As much fun as Confess, Fletch is, it looks abysmal. Sam Levy’s camerawork is fine, and he has fun with frame compositions and characters entering and leaving the frame. However, at times the lighting is atrocious, casting a dingy pall over the movie. Though it never sinks the film, it can be distracting at times. For example, the scene in which Fletch stares in awe at Mumolo’s Eve as she putters around her cramped kitchen, creating chaos out of thin air, while comedically brilliant, also has the audience squinting because the lighting is so dim.
Odd, considering scenes such as where Fletch meets with his old editor-in-chief Frank Jaffe (John Slattery) are lit better than most. The scene in the bar where the two lovingly bicker back and forth, both sowing exposition and demonstrating the rich backstories these two have, is a perfect example. Perhaps, it’s not Levy but Slattery that makes it work.
It’s safe to say Slattery’s appearance gives Confess, Fletch a little kick, like adding a missing ingredient. I found it refreshing that Slattery’s complaint about millennials was that they were “so goddamned respectful.” Slattery and Hamm’s chemistry hasn’t lost its heat since the days of “Mad Men.” For a brief moment Confess, Fletch feels brighter, fuller, and a little better.
Still, Confess, Fletch works and works well. This is because it understands that Fletch is neither as dumb nor boorish as people think he is nor as smart or dashing as Fletch thinks. I also loved how it acknowledges the pandemic. Whether Fletch asks Ronald if he’s sanitizing his hands because of the pandemic or Frank explains the bare cubicles as people working from home, Confess, Fletch chooses not to bury its head in the sand about a worldwide event.
Confess, Fletch is a movie for grown-ups, but in the modern era where beautiful people dress in spandex but don’t have sex, it feels oddly more mature. But, remarkably, the maturity isn’t forced. Instead, people talk about and have sex like ordinary healthy people. Mottola even has a little fun when Angie asks Fletch what his friends call him, and smash cuts to her screaming his name as they have sex in his hotel room. But, the sex and the flirting are treated with a refreshing sense of matter-of-factness.

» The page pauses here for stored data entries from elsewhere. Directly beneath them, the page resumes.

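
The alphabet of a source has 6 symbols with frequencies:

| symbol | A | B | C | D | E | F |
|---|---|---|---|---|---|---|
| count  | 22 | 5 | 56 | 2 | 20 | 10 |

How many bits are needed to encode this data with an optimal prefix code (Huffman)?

235

Greedily combine the two least-frequent nodes:
combine D(2), B(5) → 7
combine 7, F(10) → 17
combine 17, E(20) → 37
combine A(22), 37 → 59
combine C(56), 59 → 115
Total encoded bits = sum of merged weights = 7 + 17 + 37 + 59 + 115 = 235.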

Yes, there is a sex scene, but there is no nudity. There’s even the c-word, but it’s not the one you’re probably thinking of. As someone who has bemoaned the rising sexlessness of our culture, Confess, Fletch gives hope.
In a way, Confess, Fletch makes for a relaxed companion to the Benoic Blanc films. Less stylized and not as overtly political, but it is no less fun and packed with stars. The film has an easy re-watch-ability factor. It makes me think of a time when television channels would play movies on a Weekend afternoon. Thankfully, Confess, Fletch is good enough that I can watch it without commercial interruptions.